The skull roof of Hydropessum is largely made up of the frontal bone which is deepest at around the middle of the bone. Though much shorter than the frontal, the parietal is also deep. Unlike closely related fish such as Cleithrolepidina, the fish lacked a bone that would have been between the extrascapular and operculum. Due to the depth of the posterior end of the skull, the bones that make up the opercular series of the fish are large with all of the bones that make it up having rugae. These rugae have an origin in the anterodorsal part of the operculum and anteroventral part of the subopercle only to radiate throughout the respective bones. Together, these bones form a deep, D-shaped plate which results in the sloping of the upper jaw margin of the fish. Like the rest of the bones that make up the opercular series, the L-shaped preopercle is similarly deep. A suture between this bone and the maxilla is present, though the two bones are separated by an extra small bone referred to as the "accessory preopercular". Only 6-7 branchiostegal rays found within the series. Similar to the bones of the opercular series, the bones that make up the pectoral girdle are rugose. The most notable feature of the girdle is the very large supracleithrum.

=== Postcranium ===
The postcranial skeleton of Hydropessum is generally not as well preserved as the skull, though features such as the fins and scales are partially known. The base of the anal and dorsal fins of the fish are located at the deepest point of body, almost parallel to one another.

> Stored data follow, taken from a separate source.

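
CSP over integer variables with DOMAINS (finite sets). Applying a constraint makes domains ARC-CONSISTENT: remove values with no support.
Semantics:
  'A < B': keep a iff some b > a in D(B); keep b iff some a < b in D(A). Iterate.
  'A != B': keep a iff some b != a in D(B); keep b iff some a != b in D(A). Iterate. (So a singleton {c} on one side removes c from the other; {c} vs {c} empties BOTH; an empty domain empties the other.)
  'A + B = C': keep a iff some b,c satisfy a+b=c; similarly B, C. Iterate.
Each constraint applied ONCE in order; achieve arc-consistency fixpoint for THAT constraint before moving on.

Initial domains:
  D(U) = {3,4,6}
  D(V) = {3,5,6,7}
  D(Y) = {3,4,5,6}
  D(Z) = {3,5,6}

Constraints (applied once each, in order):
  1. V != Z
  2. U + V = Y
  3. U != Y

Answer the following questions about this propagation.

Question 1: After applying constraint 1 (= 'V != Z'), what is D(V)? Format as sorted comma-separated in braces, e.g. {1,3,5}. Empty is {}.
Constraint 1 (V != Z) on D(V)={3,5,6,7} D(Z)={3,5,6}: no change
So after constraint 1: D(V) = {3,5,6,7}

Answer: {3,5,6,7}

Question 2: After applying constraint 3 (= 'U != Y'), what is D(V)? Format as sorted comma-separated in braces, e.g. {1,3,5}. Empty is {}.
Constraint 1 (V != Z) on D(V)={3,5,6,7} D(Z)={3,5,6}: no change
Constraint 2 (U + V = Y) on D(U)={3,4,6} D(V)={3,5,6,7} D(Y)={3,4,5,6}: U {3,4,6}->{3}; V {3,5,6,7}->{3}; Y {3,4,5,6}->{6}
Constraint 3 (U != Y) on D(U)={3} D(Y)={6}: no change
So after constraint 3: D(V) = {3}

Answer: {3}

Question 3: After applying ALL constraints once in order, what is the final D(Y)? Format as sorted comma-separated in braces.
Answer: {6}

Derivation:
Constraint 1 (V != Z) on D(V)={3,5,6,7} D(Z)={3,5,6}: no change
Constraint 2 (U + V = Y) on D(U)={3,4,6} D(V)={3,5,6,7} D(Y)={3,4,5,6}: U {3,4,6}->{3}; V {3,5,6,7}->{3}; Y {3,4,5,6}->{6}
Constraint 3 (U != Y) on D(U)={3} D(Y)={6}: no change
So after all 3 constraints: D(Y) = {6}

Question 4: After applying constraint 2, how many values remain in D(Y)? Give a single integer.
Answer: 1

Derivation:
Constraint 1 (V != Z) on D(V)={3,5,6,7} D(Z)={3,5,6}: no change
Constraint 2 (U + V = Y) on D(U)={3,4,6} D(V)={3,5,6,7} D(Y)={3,4,5,6}: U {3,4,6}->{3}; V {3,5,6,7}->{3}; Y {3,4,5,6}->{6}
So after constraint 2: D(Y)={6}, size = 1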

Both of these fins are generally similar with the anterior part having fin rays that are much more tightly packed together towards the back. Within specimens, there are some differences seen in the fin ray morphology of the two fins with the dorsal fin showing no evidence of jointing but evidence of bifurcation along with the anal fin showing evidence of the inverse. Even with this being the case, it is most likely that both of the fins would have possessed both of these features with them just simply not being preserved in specimens. Another result of the preservation is that not much of the fins themselves are preserved so the exact shape and amount of fin rays are unknown. Similar to the unpaired fins mentioned, the pectoral and pelvic fins of the fish are poorly preserved with there not being any evidence of pelvic fins as a whole. The only well preserved fin of the fish is the caudal fin with it being small and forked. The fin is made from a total of 30 rays and, similar to the other unpaired fins, had more tightly packed fin rays towards the front of the fins.

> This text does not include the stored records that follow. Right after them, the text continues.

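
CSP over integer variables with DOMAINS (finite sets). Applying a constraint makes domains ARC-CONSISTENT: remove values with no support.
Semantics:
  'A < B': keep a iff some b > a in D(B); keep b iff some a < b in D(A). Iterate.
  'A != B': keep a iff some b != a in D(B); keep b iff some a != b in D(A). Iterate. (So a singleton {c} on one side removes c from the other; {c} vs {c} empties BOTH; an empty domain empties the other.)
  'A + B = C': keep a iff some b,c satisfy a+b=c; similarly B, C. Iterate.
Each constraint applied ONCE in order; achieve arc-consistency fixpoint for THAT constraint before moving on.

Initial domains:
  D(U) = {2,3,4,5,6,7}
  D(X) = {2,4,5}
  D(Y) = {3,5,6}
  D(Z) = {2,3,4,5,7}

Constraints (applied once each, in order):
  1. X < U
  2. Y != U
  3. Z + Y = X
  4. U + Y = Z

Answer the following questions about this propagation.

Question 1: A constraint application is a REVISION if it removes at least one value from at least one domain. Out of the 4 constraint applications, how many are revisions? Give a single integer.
Answer: 3

Derivation:
Constraint 1 (X < U) on D(X)={2,4,5} D(U)={2,3,4,5,6,7}: U {2,3,4,5,6,7}->{3,4,5,6,7} => REVISION
Constraint 2 (Y != U) on D(Y)={3,5,6} D(U)={3,4,5,6,7}: no change => not a revision
Constraint 3 (Z + Y = X) on D(Z)={2,3,4,5,7} D(Y)={3,5,6} D(X)={2,4,5}: Z {2,3,4,5,7}->{2}; Y {3,5,6}->{3}; X {2,4,5}->{5} => REVISION
Constraint 4 (U + Y = Z) on D(U)={3,4,5,6,7} D(Y)={3} D(Z)={2}: U {3,4,5,6,7}->{}; Y {3}->{}; Z {2}->{} => REVISION
Total revisions = 3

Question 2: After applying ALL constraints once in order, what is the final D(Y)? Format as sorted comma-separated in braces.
Answer: {}

Derivation:
Constraint 1 (X < U) on D(X)={2,4,5} D(U)={2,3,4,5,6,7}: U {2,3,4,5,6,7}->{3,4,5,6,7}
Constraint 2 (Y != U) on D(Y)={3,5,6} D(U)={3,4,5,6,7}: no change
Constraint 3 (Z + Y = X) on D(Z)={2,3,4,5,7} D(Y)={3,5,6} D(X)={2,4,5}: Z {2,3,4,5,7}->{2}; Y {3,5,6}->{3}; X {2,4,5}->{5}
Constraint 4 (U + Y = Z) on D(U)={3,4,5,6,7} D(Y)={3} D(Z)={2}: U {3,4,5,6,7}->{}; Y {3}->{}; Z {2}->{}
So after all 4 constraints: D(Y) = {}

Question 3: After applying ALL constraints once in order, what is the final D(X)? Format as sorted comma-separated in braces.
Answer: {5}

Derivation:
Constraint 1 (X < U) on D(X)={2,4,5} D(U)={2,3,4,5,6,7}: U {2,3,4,5,6,7}->{3,4,5,6,7}
Constraint 2 (Y != U) on D(Y)={3,5,6} D(U)={3,4,5,6,7}: no change
Constraint 3 (Z + Y = X) on D(Z)={2,3,4,5,7} D(Y)={3,5,6} D(X)={2,4,5}: Z {2,3,4,5,7}->{2}; Y {3,5,6}->{3}; X {2,4,5}->{5}
Constraint 4 (U + Y = Z) on D(U)={3,4,5,6,7} D(Y)={3} D(Z)={2}: U {3,4,5,6,7}->{}; Y {3}->{}; Z {2}->{}
So after all 4 constraints: D(X) = {5}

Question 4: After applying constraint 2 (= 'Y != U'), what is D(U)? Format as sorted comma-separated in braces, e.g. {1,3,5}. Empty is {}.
Constraint 1 (X < U) on D(X)={2,4,5} D(U)={2,3,4,5,6,7}: U {2,3,4,5,6,7}->{3,4,5,6,7}
Constraint 2 (Y != U) on D(Y)={3,5,6} D(U)={3,4,5,6,7}: no change
So after constraint 2: D(U) = {3,4,5,6,7}

Answer: {3,4,5,6,7}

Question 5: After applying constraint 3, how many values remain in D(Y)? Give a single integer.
Constraint 1 (X < U) on D(X)={2,4,5} D(U)={2,3,4,5,6,7}: U {2,3,4,5,6,7}->{3,4,5,6,7}
Constraint 2 (Y != U) on D(Y)={3,5,6} D(U)={3,4,5,6,7}: no change
Constraint 3 (Z + Y = X) on D(Z)={2,3,4,5,7} D(Y)={3,5,6} D(X)={2,4,5}: Z {2,3,4,5,7}->{2}; Y {3,5,6}->{3}; X {2,4,5}->{5}
So after constraint 3: D(Y)={3}, size = 1

Answer: 1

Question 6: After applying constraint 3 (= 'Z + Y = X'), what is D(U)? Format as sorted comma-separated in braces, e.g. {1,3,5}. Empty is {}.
Answer: {3,4,5,6,7}

Derivation:
Constraint 1 (X < U) on D(X)={2,4,5} D(U)={2,3,4,5,6,7}: U {2,3,4,5,6,7}->{3,4,5,6,7}
Constraint 2 (Y != U) on D(Y)={3,5,6} D(U)={3,4,5,6,7}: no change
Constraint 3 (Z + Y = X) on D(Z)={2,3,4,5,7} D(Y)={3,5,6} D(X)={2,4,5}: Z {2,3,4,5,7}->{2}; Y {3,5,6}->{3}; X {2,4,5}->{5}
So after constraint 3: D(U) = {3,4,5,6,7}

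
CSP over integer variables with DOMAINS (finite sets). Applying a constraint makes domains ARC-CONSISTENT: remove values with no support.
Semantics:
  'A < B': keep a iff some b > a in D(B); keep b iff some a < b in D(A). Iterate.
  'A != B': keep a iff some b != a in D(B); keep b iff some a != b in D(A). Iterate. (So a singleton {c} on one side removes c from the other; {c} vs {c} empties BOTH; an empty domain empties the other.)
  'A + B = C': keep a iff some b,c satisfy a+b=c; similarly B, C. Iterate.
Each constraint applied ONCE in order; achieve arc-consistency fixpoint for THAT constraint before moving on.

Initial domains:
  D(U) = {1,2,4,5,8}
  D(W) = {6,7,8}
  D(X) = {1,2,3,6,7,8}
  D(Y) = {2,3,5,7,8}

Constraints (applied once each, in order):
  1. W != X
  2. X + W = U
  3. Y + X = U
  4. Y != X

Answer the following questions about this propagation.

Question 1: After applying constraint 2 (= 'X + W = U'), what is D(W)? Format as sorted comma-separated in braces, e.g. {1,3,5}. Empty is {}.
Answer: {6,7}

Derivation:
Constraint 1 (W != X) on D(W)={6,7,8} D(X)={1,2,3,6,7,8}: no change
Constraint 2 (X + W = U) on D(X)={1,2,3,6,7,8} D(W)={6,7,8} D(U)={1,2,4,5,8}: X {1,2,3,6,7,8}->{1,2}; W {6,7,8}->{6,7}; U {1,2,4,5,8}->{8}
So after constraint 2: D(W) = {6,7}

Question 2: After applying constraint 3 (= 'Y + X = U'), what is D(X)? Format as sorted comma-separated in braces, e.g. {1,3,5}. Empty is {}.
Constraint 1 (W != X) on D(W)={6,7,8} D(X)={1,2,3,6,7,8}: no change
Constraint 2 (X + W = U) on D(X)={1,2,3,6,7,8} D(W)={6,7,8} D(U)={1,2,4,5,8}: X {1,2,3,6,7,8}->{1,2}; W {6,7,8}->{6,7}; U {1,2,4,5,8}->{8}
Constraint 3 (Y + X = U) on D(Y)={2,3,5,7,8} D(X)={1,2} D(U)={8}: Y {2,3,5,7,8}->{7}; X {1,2}->{1}
So after constraint 3: D(X) = {1}

Answer: {1}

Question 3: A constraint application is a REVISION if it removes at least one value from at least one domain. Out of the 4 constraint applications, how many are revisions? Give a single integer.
Constraint 1 (W != X) on D(W)={6,7,8} D(X)={1,2,3,6,7,8}: no change => not a revision
Constraint 2 (X + W = U) on D(X)={1,2,3,6,7,8} D(W)={6,7,8} D(U)={1,2,4,5,8}: X {1,2,3,6,7,8}->{1,2}; W {6,7,8}->{6,7}; U {1,2,4,5,8}->{8} => REVISION
Constraint 3 (Y + X = U) on D(Y)={2,3,5,7,8} D(X)={1,2} D(U)={8}: Y {2,3,5,7,8}->{7}; X {1,2}->{1} => REVISION
Constraint 4 (Y != X) on D(Y)={7} D(X)={1}: no change => not a revision
Total revisions = 2

Answer: 2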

The scales of the Hydropessum are organized in a total of 34 rows down the body, with them being the deepest at the lateral line of the fish, with this reaching an extreme of scales being 10 times deeper than they are long. These scales also possess long rugae similar to what is seen in bones in the skull. Even with this being the case, the back edge of these scales are smooth. In contrast to this, the scales at the dorsal and ventral edges of the fish are square-shaped and are less rugose than those seen on the flanks. The scales that contrast the most from the rest are located near the anal fin, where they are much smaller than other regions of the body.